4 Susceptible-Exposed-Infected-Susceptible (SEIS): When there is no immunity to the pathogen, this model can be used (implying that the R class would be zero). Tuberculosis can be an instance of this model [12].
1.3.1 SEIR Model (Susceptible-Exposed-Infectious-Removed)
To estimate the infected numbers, the traditional Susceptible-Exposed-Infected-Recovered (SEIR) model is used. Viruses or bacteria are the cause of infectious diseases such as rubella, mumps, measles and pertussis. The transmission of these diseases requires a time of incubation. The incubation period is a period in which clinical signs are displayed by people who have started being attacked by viruses or bacteria but have not been able to spread the disease. The Susceptible-Exposed-Infected-Recovery (SEIR) model can reflect the spread of illness by observing the incubation time. Immigration has an effect on the spread of illness. This is caused by refugees who may bring the disease from their regions to other countries. For this reason, the immigration SEIR model should be considered. We will define the SEIR model with immigration here, decide an equilibrium point and state the stability of the equilibrium. The model is then extended to the illness of herpes [13].
In analysing the spread and control of infectious diseases, mathematical models have become valuable tools. Most research on outbreak models also involves the disease’s persistence and extinction. In mathematical epidemiology, the majority of models are compartments. For diseases with a longer incubation period, a population is divided into prone, exposed, infectious, and recovered compartments in some traditional research studies; the model is then called the SEIR model. Figure 1.6 shows data representation at different point of contact.

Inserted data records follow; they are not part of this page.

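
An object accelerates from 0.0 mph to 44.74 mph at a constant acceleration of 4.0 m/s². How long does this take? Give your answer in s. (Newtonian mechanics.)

v₀ = 0.0 mph × 0.44704 = 0.0 m/s
v = 44.74 mph × 0.44704 = 20.0006 m/s
t = (v - v₀) / a = (20.0006 - 0.0) / 4.0 = 5.0 s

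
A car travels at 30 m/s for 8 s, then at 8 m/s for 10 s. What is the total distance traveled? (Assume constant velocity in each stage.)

d₁ = v₁t₁ = 30 × 8 = 240 m
d₂ = v₂t₂ = 8 × 10 = 80 m
d_total = 240 + 80 = 320 m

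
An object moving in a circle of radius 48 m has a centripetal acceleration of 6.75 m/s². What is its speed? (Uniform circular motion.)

v = √(a_c × r) = √(6.75 × 48) = 18.0 m/s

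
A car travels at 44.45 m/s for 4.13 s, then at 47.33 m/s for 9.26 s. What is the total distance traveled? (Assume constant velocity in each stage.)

d₁ = v₁t₁ = 44.45 × 4.13 = 183.5785 m
d₂ = v₂t₂ = 47.33 × 9.26 = 438.2758 m
d_total = 183.5785 + 438.2758 = 621.85 m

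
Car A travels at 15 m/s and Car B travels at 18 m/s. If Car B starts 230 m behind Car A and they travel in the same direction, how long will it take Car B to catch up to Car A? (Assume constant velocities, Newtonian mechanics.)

Relative speed: v_rel = 18 - 15 = 3 m/s
Time to catch: t = d₀/v_rel = 230/3 = 76.67 s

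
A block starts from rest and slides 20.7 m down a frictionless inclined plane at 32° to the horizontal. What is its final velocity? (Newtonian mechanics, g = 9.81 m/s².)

a = g sin(θ) = 9.81 × sin(32°) = 5.1985 m/s²
v = √(2ad) = √(2 × 5.1985 × 20.7) = 14.67 m/s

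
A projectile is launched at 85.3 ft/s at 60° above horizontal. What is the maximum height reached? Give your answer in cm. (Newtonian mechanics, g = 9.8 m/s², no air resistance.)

v₀ = 85.3 ft/s × 0.3048 = 25.9994 m/s
H = v₀² × sin²(θ) / (2g) = 25.9994² × sin(60°)² / (2 × 9.8) = 675.969 × 0.75 / 19.6 = 25.8662 m
H = 25.8662 m / 0.01 = 2587 cm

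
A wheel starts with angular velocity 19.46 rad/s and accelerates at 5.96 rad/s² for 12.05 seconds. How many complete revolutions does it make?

θ = ω₀t + ½αt² = 19.46×12.05 + ½×5.96×12.05² = 667.19645 rad
Total revolutions = θ/(2π) = 667.19645/(2π) = 106.19
Complete revolutions = ⌊106.19⌋ = 106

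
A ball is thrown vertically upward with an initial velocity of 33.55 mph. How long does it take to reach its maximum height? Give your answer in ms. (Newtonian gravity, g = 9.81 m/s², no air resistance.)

v₀ = 33.55 mph × 0.44704 = 14.9982 m/s
t_up = v₀ / g = 14.9982 / 9.81 = 1.52887 s
t_up = 1.52887 s / 0.001 = 1529 ms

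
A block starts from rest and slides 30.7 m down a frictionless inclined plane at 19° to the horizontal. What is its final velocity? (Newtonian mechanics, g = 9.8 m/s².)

a = g sin(θ) = 9.8 × sin(19°) = 3.1906 m/s²
v = √(2ad) = √(2 × 3.1906 × 30.7) = 14.0 m/s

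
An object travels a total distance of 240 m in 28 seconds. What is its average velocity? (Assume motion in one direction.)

v_avg = Δd / Δt = 240 / 28 = 8.57 m/s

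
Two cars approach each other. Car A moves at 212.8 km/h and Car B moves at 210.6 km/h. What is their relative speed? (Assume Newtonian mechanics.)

v_rel = v_A + v_B = 212.8 + 210.6 = 423.4 km/h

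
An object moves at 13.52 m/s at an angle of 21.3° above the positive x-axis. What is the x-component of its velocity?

vₓ = v cos(θ) = 13.52 × cos(21.3°) = 12.6 m/s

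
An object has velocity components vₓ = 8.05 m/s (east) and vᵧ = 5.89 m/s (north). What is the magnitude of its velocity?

|v| = √(vₓ² + vᵧ²) = √(8.05² + 5.89²) = √(99.4946) = 9.97 m/s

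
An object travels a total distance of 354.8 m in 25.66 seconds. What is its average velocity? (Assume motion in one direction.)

v_avg = Δd / Δt = 354.8 / 25.66 = 13.83 m/s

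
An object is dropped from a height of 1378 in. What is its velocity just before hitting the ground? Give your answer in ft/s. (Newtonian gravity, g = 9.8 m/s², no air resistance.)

h = 1378 in × 0.0254 = 35.0012 m
v = √(2gh) = √(2 × 9.8 × 35.0012) = 26.1921 m/s
v = 26.1921 m/s / 0.3048 = 85.93 ft/s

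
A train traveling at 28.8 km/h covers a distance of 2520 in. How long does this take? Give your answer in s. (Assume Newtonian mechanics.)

d = 2520 in × 0.0254 = 64.008 m
v = 28.8 km/h × 0.2777777777777778 = 8.0 m/s
t = d / v = 64.008 / 8.0 = 8.001 s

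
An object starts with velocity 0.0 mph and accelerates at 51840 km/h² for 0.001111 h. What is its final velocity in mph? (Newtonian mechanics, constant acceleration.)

v₀ = 0.0 mph × 0.44704 = 0.0 m/s
a = 51840 km/h² × 7.716049382716049e-05 = 4.0 m/s²
t = 0.001111 h × 3600.0 = 3.9996 s
v = v₀ + a × t = 0.0 + 4.0 × 3.9996 = 15.9984 m/s
v = 15.9984 m/s / 0.44704 = 35.79 mph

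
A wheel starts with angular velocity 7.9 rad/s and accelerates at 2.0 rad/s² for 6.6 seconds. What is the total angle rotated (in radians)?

θ = ω₀t + ½αt² = 7.9×6.6 + ½×2.0×6.6² = 95.7 rad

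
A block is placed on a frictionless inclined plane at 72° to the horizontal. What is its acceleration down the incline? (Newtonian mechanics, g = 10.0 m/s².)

a = g sin(θ) = 10.0 × sin(72°) = 10.0 × 0.9511 = 9.51 m/s²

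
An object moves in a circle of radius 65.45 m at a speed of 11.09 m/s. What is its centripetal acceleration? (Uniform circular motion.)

a_c = v²/r = 11.09²/65.45 = 122.9881/65.45 = 1.88 m/s²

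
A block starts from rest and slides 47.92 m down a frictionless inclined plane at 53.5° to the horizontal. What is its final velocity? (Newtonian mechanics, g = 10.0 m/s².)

a = g sin(θ) = 10.0 × sin(53.5°) = 8.0386 m/s²
v = √(2ad) = √(2 × 8.0386 × 47.92) = 27.76 m/s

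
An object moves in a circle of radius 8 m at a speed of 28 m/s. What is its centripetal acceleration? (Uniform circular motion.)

a_c = v²/r = 28²/8 = 784/8 = 98.0 m/s²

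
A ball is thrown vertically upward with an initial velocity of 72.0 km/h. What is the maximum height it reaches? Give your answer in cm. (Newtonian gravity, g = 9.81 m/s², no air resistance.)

v₀ = 72.0 km/h × 0.2777777777777778 = 20.0 m/s
h_max = v₀² / (2g) = 20.0² / (2 × 9.81) = 400.0 / 19.62 = 20.3874 m
h_max = 20.3874 m / 0.01 = 2039 cm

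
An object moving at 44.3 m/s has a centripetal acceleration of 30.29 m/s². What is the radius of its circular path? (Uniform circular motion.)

r = v²/a_c = 44.3²/30.29 = 64.79 m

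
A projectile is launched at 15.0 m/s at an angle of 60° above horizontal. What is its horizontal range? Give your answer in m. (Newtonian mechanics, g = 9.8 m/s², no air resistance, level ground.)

R = v₀² × sin(2θ) / g = 15.0² × sin(2 × 60°) / 9.8 = 225.0 × 0.866025 / 9.8 = 19.88 m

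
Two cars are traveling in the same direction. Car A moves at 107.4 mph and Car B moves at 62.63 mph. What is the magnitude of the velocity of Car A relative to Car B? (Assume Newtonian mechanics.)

v_rel = |v_A - v_B| = |107.4 - 62.63| = 44.77 mph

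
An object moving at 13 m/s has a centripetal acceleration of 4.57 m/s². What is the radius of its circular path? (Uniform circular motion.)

r = v²/a_c = 13²/4.57 = 36.98 m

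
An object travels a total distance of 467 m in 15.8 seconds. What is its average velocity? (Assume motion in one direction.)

v_avg = Δd / Δt = 467 / 15.8 = 29.56 m/s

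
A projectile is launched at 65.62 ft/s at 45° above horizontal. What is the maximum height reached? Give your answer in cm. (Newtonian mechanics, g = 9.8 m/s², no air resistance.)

v₀ = 65.62 ft/s × 0.3048 = 20.001 m/s
H = v₀² × sin²(θ) / (2g) = 20.001² × sin(45°)² / (2 × 9.8) = 400.04 × 0.5 / 19.6 = 10.2051 m
H = 10.2051 m / 0.01 = 1021 cm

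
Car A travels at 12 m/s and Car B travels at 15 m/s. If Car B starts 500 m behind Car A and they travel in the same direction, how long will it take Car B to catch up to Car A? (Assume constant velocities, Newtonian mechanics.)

Relative speed: v_rel = 15 - 12 = 3 m/s
Time to catch: t = d₀/v_rel = 500/3 = 166.67 s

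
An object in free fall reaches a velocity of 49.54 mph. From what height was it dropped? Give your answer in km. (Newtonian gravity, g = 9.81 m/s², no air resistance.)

v = 49.54 mph × 0.44704 = 22.1464 m/s
h = v² / (2g) = 22.1464² / (2 × 9.81) = 24.9981 m
h = 24.9981 m / 1000.0 = 0.025 km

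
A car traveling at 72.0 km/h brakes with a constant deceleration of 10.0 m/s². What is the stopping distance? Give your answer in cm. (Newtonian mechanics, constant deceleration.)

v₀ = 72.0 km/h × 0.2777777777777778 = 20.0 m/s
d = v₀² / (2a) = 20.0² / (2 × 10.0) = 400.0 / 20.0 = 20.0 m
d = 20.0 m / 0.01 = 2000 cm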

Figure 1.7 is about SIR model. The model consists of three comparments:
Figure 1.6 Exposed, infection and recovery transmission in SEIR model. (a) Any susceptible can be exposed by rate of per contact point. (b) Infection occurs at rate per contact and (c) recovery occurs at rate for infected population.
Figure 1.7 SIR model.
S: The number of susceptible individuals. When a susceptible and an infectious individual come into “infectious contact”, the susceptible individual contracts the disease and transitions to the infectious compartment.
I: The number of infectious individuals. These are individuals who have been infected and are capable of infecting susceptible individuals.
R: The number of removed (and immune) or deceased individuals. These are individuals who have been infected and have either recovered from the disease and entered the removed compartment, or died.